Translucent image of a woman's torso showing triple negative breast cancer in one breast
Credit: Science Photo Library - ROGER HARRIS/Getty Images

Researchers at the University of Copenhagen have shown that using a commercially available AI system can reduce the workload of radiologists by over 33% while improving the overall performance of breast cancer screenings.

Mammography exams are routinely used for the early detection of breast cancer, which helps reduce the mortality of the disease. However, these exams place “a substantial workload on radiologists, who must read a large number of mammograms, the majority of which don’t warrant a recall of the patient,” said Andreas D. Lauritzen, PhD, a researcher at the University of Copenhagen and Gentofte Hospital in Denmark.

“The reading workload is further compounded when screening programs employ double reading to improve cancer detection and decrease false-positive recalls,” added Lauritzen. Recalling women for further tests also adds to the radiologists’ workload, which can be a challenge given the general shortage of specialized breast radiologists.

In a study published in Radiology, Lauritzen and colleagues investigated the effects that using an AI system to assist with breast cancer screening affected the workload and performance of radiologists.

The researchers trained an AI system called Transpara using deep learning models to identify suspicious lesions within mammograms and give them a score out of 100 indicating how likely it is for the lesion to be cancerous.

The researchers looked at mammograms from women between the ages of 50 and 69 who undertook a routine screening between October 2020 and October 2022 in the Capital Region of Denmark.

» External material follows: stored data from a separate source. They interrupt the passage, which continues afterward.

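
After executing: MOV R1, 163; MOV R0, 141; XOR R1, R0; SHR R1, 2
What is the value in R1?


Register state trace:
  MOV R1, 163  → R1 = 163 (0b10100011)
  MOV R0, 141  → R0 = 141 (0b10001101)
  XOR R1, R0  → R1 = 163 XOR 141 = 46 (0b00101110)
  SHR R1, 2  → R1 = 46 >> 2 = 11
Final: R1 = 11

11


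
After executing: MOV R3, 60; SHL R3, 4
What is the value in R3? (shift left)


Register state trace:
  MOV R3, 60  → R3 = 60
  SHL R3, 4  → R3 = 60 << 4 = 60 * 2^4 = 960
Final: R3 = 960

960


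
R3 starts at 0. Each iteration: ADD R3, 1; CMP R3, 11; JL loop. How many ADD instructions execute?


Loop trace (R3 starts at 0, target 11, step 1):
  ADD #1: R3 = 0 + 1 = 1  → 1 < 11, loop
  ADD #2: R3 = 1 + 1 = 2  → 2 < 11, loop
  ADD #3: R3 = 2 + 1 = 3  → 3 < 11, loop
  ADD #4: R3 = 3 + 1 = 4  → 4 < 11, loop
  ADD #5: R3 = 4 + 1 = 5  → 5 < 11, loop
  ADD #6: R3 = 5 + 1 = 6  → 6 < 11, loop
  ADD #7: R3 = 6 + 1 = 7  → 7 < 11, loop
  ADD #8: R3 = 7 + 1 = 8  → 8 < 11, loop
  ADD #9: R3 = 8 + 1 = 9  → 9 < 11, loop
  ADD #10: R3 = 9 + 1 = 10  → 10 < 11, loop
  ADD #11: R3 = 10 + 1 = 11  → 11 >= 11, exit
Total ADD instructions: 11

11


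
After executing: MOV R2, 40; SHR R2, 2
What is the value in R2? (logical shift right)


Register state trace:
  MOV R2, 40  → R2 = 40
  SHR R2, 2  → R2 = 40 >> 2 = 40 // 2^2 = 10
Final: R2 = 10

10


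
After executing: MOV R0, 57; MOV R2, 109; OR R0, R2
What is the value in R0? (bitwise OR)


Register state trace:
  MOV R0, 57  → R0 = 57 (0b00111001)
  MOV R2, 109  → R2 = 109 (0b01101101)
  OR R0, R2   → R0 = 57 OR 109 = 125 (0b01111101)
Final: R0 = 125

125


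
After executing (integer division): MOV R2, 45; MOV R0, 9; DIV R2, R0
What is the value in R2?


Register state trace:
  MOV R2, 45  → R2 = 45
  MOV R0, 9  → R0 = 9
  DIV R2, R0  → R2 = 45 // 9 = 5
Final: R2 = 5

5


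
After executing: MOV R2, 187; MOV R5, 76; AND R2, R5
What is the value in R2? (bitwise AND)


Register state trace:
  MOV R2, 187  → R2 = 187 (0b10111011)
  MOV R5, 76  → R5 = 76 (0b01001100)
  AND R2, R5  → R2 = 187 AND 76 = 8 (0b00001000)
Final: R2 = 8

8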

In total 60,751 women were screened without using AI, and 58,246 women were screened using the AI system. In the second group, the mammograms were first analyzed by AI. The exams that the AI deemed to have a low likelihood of cancer (67% of screenings) were then read by a specialized breast radiologist to confirm the results. The rest of the exams (33% of screenings) were read by two radiologists with AI-assisted decision support.

In those cases where a cancerous lesion was identified by radiologists, the patients were recalled and the cancers were confirmed with a biopsy. All women in the study were followed for at least 180 days.

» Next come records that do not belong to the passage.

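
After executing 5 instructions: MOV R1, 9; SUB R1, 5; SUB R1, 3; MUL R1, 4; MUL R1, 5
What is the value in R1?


Register state trace:
  MOV R1, 9  → R1 = 9
  SUB R1, 5  → R1 = 9 - 5 = 4
  SUB R1, 3  → R1 = 4 - 3 = 1
  MUL R1, 4  → R1 = 1 * 4 = 4
  MUL R1, 5  → R1 = 4 * 5 = 20
Final: R1 = 20

20


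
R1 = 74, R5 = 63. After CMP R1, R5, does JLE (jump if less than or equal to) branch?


Trace:
  R1 = 74, R5 = 63
  CMP R1, R5  → compares 74 vs 63
  JLE checks: is 74 less than or equal to 63?
  74 > 63, so condition is false
Branch taken: No

No


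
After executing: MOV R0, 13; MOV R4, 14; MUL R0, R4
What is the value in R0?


Register state trace:
  MOV R0, 13  → R0 = 13
  MOV R4, 14  → R4 = 14
  MUL R0, R4  → R0 = 13 * 14 = 182
Final: R0 = 182

182


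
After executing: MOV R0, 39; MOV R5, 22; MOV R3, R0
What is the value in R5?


Register state trace:
  MOV R0, 39  → R0 = 39
  MOV R5, 22  → R5 = 22
  MOV R3, R0  → R3 = 39
Final: R5 = 22

22


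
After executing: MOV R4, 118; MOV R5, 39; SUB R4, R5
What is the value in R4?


Register state trace:
  MOV R4, 118  → R4 = 118
  MOV R5, 39  → R5 = 39
  SUB R4, R5  → R4 = 118 - 39 = 79
Final: R4 = 79

79


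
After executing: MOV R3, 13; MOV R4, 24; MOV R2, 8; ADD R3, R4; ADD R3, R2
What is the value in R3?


Register state trace:
  MOV R3, 13  → R3 = 13
  MOV R4, 24  → R4 = 24
  MOV R2, 8  → R2 = 8
  ADD R3, R4  → R3 = 13 + 24 = 37
  ADD R3, R2  → R3 = 37 + 8 = 45
Final: R3 = 45

45


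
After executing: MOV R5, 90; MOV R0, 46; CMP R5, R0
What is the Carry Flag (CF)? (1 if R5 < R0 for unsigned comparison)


Register state trace:
  MOV R5, 90  → R5 = 90
  MOV R0, 46  → R0 = 46
  CMP R5, R0  → unsigned 90 - 46: no borrow
  90 >= 46, so CF = 0
CF = 0

0


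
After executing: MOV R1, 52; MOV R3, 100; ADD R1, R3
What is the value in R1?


Register state trace:
  MOV R1, 52  → R1 = 52
  MOV R3, 100  → R3 = 100
  ADD R1, R3  → R1 = 52 + 100 = 152
Final: R1 = 152

152


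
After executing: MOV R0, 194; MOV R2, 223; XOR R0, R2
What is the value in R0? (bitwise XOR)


Register state trace:
  MOV R0, 194  → R0 = 194 (0b11000010)
  MOV R2, 223  → R2 = 223 (0b11011111)
  XOR R0, R2  → R0 = 194 XOR 223 = 29 (0b00011101)
Final: R0 = 29

29


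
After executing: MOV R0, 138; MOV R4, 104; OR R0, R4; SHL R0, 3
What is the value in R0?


Register state trace:
  MOV R0, 138  → R0 = 138 (0b10001010)
  MOV R4, 104  → R4 = 104 (0b01101000)
  OR R0, R4  → R0 = 138 OR 104 = 234 (0b11101010)
  SHL R0, 3  → R0 = 234 << 3 = 1872
Final: R0 = 1872

1872


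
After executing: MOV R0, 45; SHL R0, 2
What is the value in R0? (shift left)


Register state trace:
  MOV R0, 45  → R0 = 45
  SHL R0, 2  → R0 = 45 << 2 = 45 * 2^2 = 180
Final: R0 = 180

180


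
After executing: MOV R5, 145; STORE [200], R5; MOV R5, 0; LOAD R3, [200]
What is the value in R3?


Register and memory trace:
  MOV R5, 145  → R5 = 145
  STORE [200], R5  → mem[200] = 145
  MOV R5, 0  → R5 = 0
  LOAD R3, [200]  → R3 = mem[200] = 145
Final: R3 = 145

145


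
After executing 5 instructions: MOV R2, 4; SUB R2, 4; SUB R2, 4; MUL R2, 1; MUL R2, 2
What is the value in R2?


Register state trace:
  MOV R2, 4  → R2 = 4
  SUB R2, 4  → R2 = 4 - 4 = 0
  SUB R2, 4  → R2 = 0 - 4 = -4
  MUL R2, 1  → R2 = -4 * 1 = -4
  MUL R2, 2  → R2 = -4 * 2 = -8
Final: R2 = -8

-8


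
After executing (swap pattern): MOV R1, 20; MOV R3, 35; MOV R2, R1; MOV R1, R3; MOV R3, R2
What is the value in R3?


Register state trace (swap pattern):
  MOV R1, 20  → R1 = 20
  MOV R3, 35  → R3 = 35
  MOV R2, R1  → R2 = 20  (save R1)
  MOV R1, R3  → R1 = 35  (R1 gets R3's value)
  MOV R3, R2  → R3 = 20  (R3 gets saved value)
Final: R3 = 20

20


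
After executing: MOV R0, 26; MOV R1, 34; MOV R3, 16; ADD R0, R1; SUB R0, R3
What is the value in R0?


Register state trace:
  MOV R0, 26  → R0 = 26
  MOV R1, 34  → R1 = 34
  MOV R3, 16  → R3 = 16
  ADD R0, R1  → R0 = 26 + 34 = 60
  SUB R0, R3  → R0 = 60 - 16 = 44
Final: R0 = 44

44


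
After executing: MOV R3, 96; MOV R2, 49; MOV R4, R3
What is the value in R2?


Register state trace:
  MOV R3, 96  → R3 = 96
  MOV R2, 49  → R2 = 49
  MOV R4, R3  → R4 = 96
Final: R2 = 49

49


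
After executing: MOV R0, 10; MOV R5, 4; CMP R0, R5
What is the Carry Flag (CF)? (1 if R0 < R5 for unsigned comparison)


Register state trace:
  MOV R0, 10  → R0 = 10
  MOV R5, 4  → R5 = 4
  CMP R0, R5  → unsigned 10 - 4: no borrow
  10 >= 4, so CF = 0
CF = 0

0


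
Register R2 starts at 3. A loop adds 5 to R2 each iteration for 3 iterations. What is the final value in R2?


Starting value: R2 = 3
  Iter 1: R2 = 3 + 5 = 8
  Iter 2: R2 = 8 + 5 = 13
  Iter 3: R2 = 13 + 5 = 18
Final: R2 = 18

18


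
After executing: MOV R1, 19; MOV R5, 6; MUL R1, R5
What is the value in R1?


Register state trace:
  MOV R1, 19  → R1 = 19
  MOV R5, 6  → R5 = 6
  MUL R1, R5  → R1 = 19 * 6 = 114
Final: R1 = 114

114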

The results showed that screening patients with the help of the AI system detected breast cancers in 0.82% of screenings, significantly more than without AI, which detected breast cancer in 0.70% of screenings. Importantly, the use of AI also reduced the rate of false positive results from 2.39% to 1.63%.

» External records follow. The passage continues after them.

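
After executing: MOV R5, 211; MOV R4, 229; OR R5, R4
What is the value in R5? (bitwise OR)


Register state trace:
  MOV R5, 211  → R5 = 211 (0b11010011)
  MOV R4, 229  → R4 = 229 (0b11100101)
  OR R5, R4   → R5 = 211 OR 229 = 247 (0b11110111)
Final: R5 = 247

247


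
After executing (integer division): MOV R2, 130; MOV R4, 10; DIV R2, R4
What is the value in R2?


Register state trace:
  MOV R2, 130  → R2 = 130
  MOV R4, 10  → R4 = 10
  DIV R2, R4  → R2 = 130 // 10 = 13
Final: R2 = 13

13


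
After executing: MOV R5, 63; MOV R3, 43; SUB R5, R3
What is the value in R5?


Register state trace:
  MOV R5, 63  → R5 = 63
  MOV R3, 43  → R3 = 43
  SUB R5, R3  → R5 = 63 - 43 = 20
Final: R5 = 20

20


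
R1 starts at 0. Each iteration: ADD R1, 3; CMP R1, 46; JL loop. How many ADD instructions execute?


Loop trace (R1 starts at 0, target 46, step 3):
  ADD #1: R1 = 0 + 3 = 3  → 3 < 46, loop
  ADD #2: R1 = 3 + 3 = 6  → 6 < 46, loop
  ADD #3: R1 = 6 + 3 = 9  → 9 < 46, loop
  ADD #4: R1 = 9 + 3 = 12  → 12 < 46, loop
  ADD #5: R1 = 12 + 3 = 15  → 15 < 46, loop
  ADD #6: R1 = 15 + 3 = 18  → 18 < 46, loop
  ADD #7: R1 = 18 + 3 = 21  → 21 < 46, loop
  ADD #8: R1 = 21 + 3 = 24  → 24 < 46, loop
  ADD #9: R1 = 24 + 3 = 27  → 27 < 46, loop
  ADD #10: R1 = 27 + 3 = 30  → 30 < 46, loop
  ADD #11: R1 = 30 + 3 = 33  → 33 < 46, loop
  ADD #12: R1 = 33 + 3 = 36  → 36 < 46, loop
  ADD #13: R1 = 36 + 3 = 39  → 39 < 46, loop
  ADD #14: R1 = 39 + 3 = 42  → 42 < 46, loop
  ADD #15: R1 = 42 + 3 = 45  → 45 < 46, loop
  ADD #16: R1 = 45 + 3 = 48  → 48 >= 46, exit
Total ADD instructions: 16

16


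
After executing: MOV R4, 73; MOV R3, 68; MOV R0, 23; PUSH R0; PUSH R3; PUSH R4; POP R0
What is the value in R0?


Stack trace (top is rightmost):
  MOV R4, 73  → R4 = 73
  MOV R3, 68  → R3 = 68
  MOV R0, 23  → R0 = 23
  PUSH R0  → stack: [23]
  PUSH R3  → stack: [23, 68]
  PUSH R4  → stack: [23, 68, 73]
  POP R0  → R0 = 73, stack: [23, 68]
Final: R0 = 73

73


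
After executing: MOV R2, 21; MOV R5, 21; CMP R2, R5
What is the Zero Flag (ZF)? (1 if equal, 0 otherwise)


Register state trace:
  MOV R2, 21  → R2 = 21
  MOV R5, 21  → R5 = 21
  CMP R2, R5  → computes 21 - 21 = 0
  Result is zero, so values are equal
ZF = 1

1


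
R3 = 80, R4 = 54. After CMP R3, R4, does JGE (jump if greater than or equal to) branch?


Trace:
  R3 = 80, R4 = 54
  CMP R3, R4  → compares 80 vs 54
  JGE checks: is 80 greater than or equal to 54?
  80 > 54, so condition is true
Branch taken: Yes

Yes


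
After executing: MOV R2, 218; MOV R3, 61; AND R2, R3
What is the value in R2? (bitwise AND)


Register state trace:
  MOV R2, 218  → R2 = 218 (0b11011010)
  MOV R3, 61  → R3 = 61 (0b00111101)
  AND R2, R3  → R2 = 218 AND 61 = 24 (0b00011000)
Final: R2 = 24

24


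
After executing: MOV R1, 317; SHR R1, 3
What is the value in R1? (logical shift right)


Register state trace:
  MOV R1, 317  → R1 = 317
  SHR R1, 3  → R1 = 317 >> 3 = 317 // 2^3 = 39
Final: R1 = 39

39


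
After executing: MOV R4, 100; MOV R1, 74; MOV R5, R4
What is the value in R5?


Register state trace:
  MOV R4, 100  → R4 = 100
  MOV R1, 74  → R1 = 74
  MOV R5, R4  → R5 = 100
Final: R5 = 100

100


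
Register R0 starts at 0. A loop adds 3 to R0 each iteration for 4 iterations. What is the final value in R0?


Starting value: R0 = 0
  Iter 1: R0 = 0 + 3 = 3
  Iter 2: R0 = 3 + 3 = 6
  Iter 3: R0 = 6 + 3 = 9
  Iter 4: R0 = 9 + 3 = 12
Final: R0 = 12

12


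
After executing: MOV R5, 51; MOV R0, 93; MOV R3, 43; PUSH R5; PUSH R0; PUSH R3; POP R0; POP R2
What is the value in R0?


Stack trace (top is rightmost):
  MOV R5, 51  → R5 = 51
  MOV R0, 93  → R0 = 93
  MOV R3, 43  → R3 = 43
  PUSH R5  → stack: [51]
  PUSH R0  → stack: [51, 93]
  PUSH R3  → stack: [51, 93, 43]
  POP R0  → R0 = 43, stack: [51, 93]
  POP R2  → R2 = 93, stack: [51]
Final: R0 = 43

43


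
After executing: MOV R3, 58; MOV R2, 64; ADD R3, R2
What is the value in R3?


Register state trace:
  MOV R3, 58  → R3 = 58
  MOV R2, 64  → R2 = 64
  ADD R3, R2  → R3 = 58 + 64 = 122
Final: R3 = 122

122


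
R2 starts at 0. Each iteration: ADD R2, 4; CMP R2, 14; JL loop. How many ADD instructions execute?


Loop trace (R2 starts at 0, target 14, step 4):
  ADD #1: R2 = 0 + 4 = 4  → 4 < 14, loop
  ADD #2: R2 = 4 + 4 = 8  → 8 < 14, loop
  ADD #3: R2 = 8 + 4 = 12  → 12 < 14, loop
  ADD #4: R2 = 12 + 4 = 16  → 16 >= 14, exit
Total ADD instructions: 4

4


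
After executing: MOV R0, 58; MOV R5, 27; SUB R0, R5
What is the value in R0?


Register state trace:
  MOV R0, 58  → R0 = 58
  MOV R5, 27  → R5 = 27
  SUB R0, R5  → R0 = 58 - 27 = 31
Final: R0 = 31

31


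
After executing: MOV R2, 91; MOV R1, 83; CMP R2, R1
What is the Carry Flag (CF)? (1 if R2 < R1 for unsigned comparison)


Register state trace:
  MOV R2, 91  → R2 = 91
  MOV R1, 83  → R1 = 83
  CMP R2, R1  → unsigned 91 - 83: no borrow
  91 >= 83, so CF = 0
CF = 0

0


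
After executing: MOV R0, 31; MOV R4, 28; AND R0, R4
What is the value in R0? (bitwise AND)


Register state trace:
  MOV R0, 31  → R0 = 31 (0b00011111)
  MOV R4, 28  → R4 = 28 (0b00011100)
  AND R0, R4  → R0 = 31 AND 28 = 28 (0b00011100)
Final: R0 = 28

28


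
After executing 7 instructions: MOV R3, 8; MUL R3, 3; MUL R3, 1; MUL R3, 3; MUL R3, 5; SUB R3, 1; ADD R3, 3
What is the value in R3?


Register state trace:
  MOV R3, 8  → R3 = 8
  MUL R3, 3  → R3 = 8 * 3 = 24
  MUL R3, 1  → R3 = 24 * 1 = 24
  MUL R3, 3  → R3 = 24 * 3 = 72
  MUL R3, 5  → R3 = 72 * 5 = 360
  SUB R3, 1  → R3 = 360 - 1 = 359
  ADD R3, 3  → R3 = 359 + 3 = 362
Final: R3 = 362

362


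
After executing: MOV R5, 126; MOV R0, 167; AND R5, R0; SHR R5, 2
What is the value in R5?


Register state trace:
  MOV R5, 126  → R5 = 126 (0b01111110)
  MOV R0, 167  → R0 = 167 (0b10100111)
  AND R5, R0  → R5 = 126 AND 167 = 38 (0b00100110)
  SHR R5, 2  → R5 = 38 >> 2 = 9
Final: R5 = 9

9


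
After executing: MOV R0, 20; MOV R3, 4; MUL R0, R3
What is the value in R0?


Register state trace:
  MOV R0, 20  → R0 = 20
  MOV R3, 4  → R3 = 4
  MUL R0, R3  → R0 = 20 * 4 = 80
Final: R0 = 80

80


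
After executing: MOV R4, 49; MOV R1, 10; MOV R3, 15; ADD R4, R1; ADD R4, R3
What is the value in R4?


Register state trace:
  MOV R4, 49  → R4 = 49
  MOV R1, 10  → R1 = 10
  MOV R3, 15  → R3 = 15
  ADD R4, R1  → R4 = 49 + 10 = 59
  ADD R4, R3  → R4 = 59 + 15 = 74
Final: R4 = 74

74


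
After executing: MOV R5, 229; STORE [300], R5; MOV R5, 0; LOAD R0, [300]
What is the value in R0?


Register and memory trace:
  MOV R5, 229  → R5 = 229
  STORE [300], R5  → mem[300] = 229
  MOV R5, 0  → R5 = 0
  LOAD R0, [300]  → R0 = mem[300] = 229
Final: R0 = 229

229


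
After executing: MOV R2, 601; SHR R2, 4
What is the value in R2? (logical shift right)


Register state trace:
  MOV R2, 601  → R2 = 601
  SHR R2, 4  → R2 = 601 >> 4 = 601 // 2^4 = 37
Final: R2 = 37

37


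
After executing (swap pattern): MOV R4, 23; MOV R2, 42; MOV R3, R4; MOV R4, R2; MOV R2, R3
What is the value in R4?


Register state trace (swap pattern):
  MOV R4, 23  → R4 = 23
  MOV R2, 42  → R2 = 42
  MOV R3, R4  → R3 = 23  (save R4)
  MOV R4, R2  → R4 = 42  (R4 gets R2's value)
  MOV R2, R3  → R2 = 23  (R2 gets saved value)
Final: R4 = 42

42


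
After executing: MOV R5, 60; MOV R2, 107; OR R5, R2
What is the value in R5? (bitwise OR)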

In addition, a higher proportion of small cancers (1 cm or less in size) were detected in the AI-assisted group (44.93%) compared to screenings without AI assistance (36.60%).

The advantage of using AI wasn’t limited to a better screening performance. Lauritzen and colleagues found that in the group screened by AI, the recall rate was decreased by 20.5% and the workload of the radiologists was reduced by 33.4%. This means that AI assistance has the potential to save cancer specialists a significant amount of time in their practice.

According to Lauritzen, more research is needed to evaluate long-term outcomes of AI-assisted cancer screenings. “Around November 2024, we will have full two-year follow-up data for the cohort of women screened with AI. In future work, we aim to quantify the effects of AI stratification, AI decision support, and radiologist access to prior screenings separately.”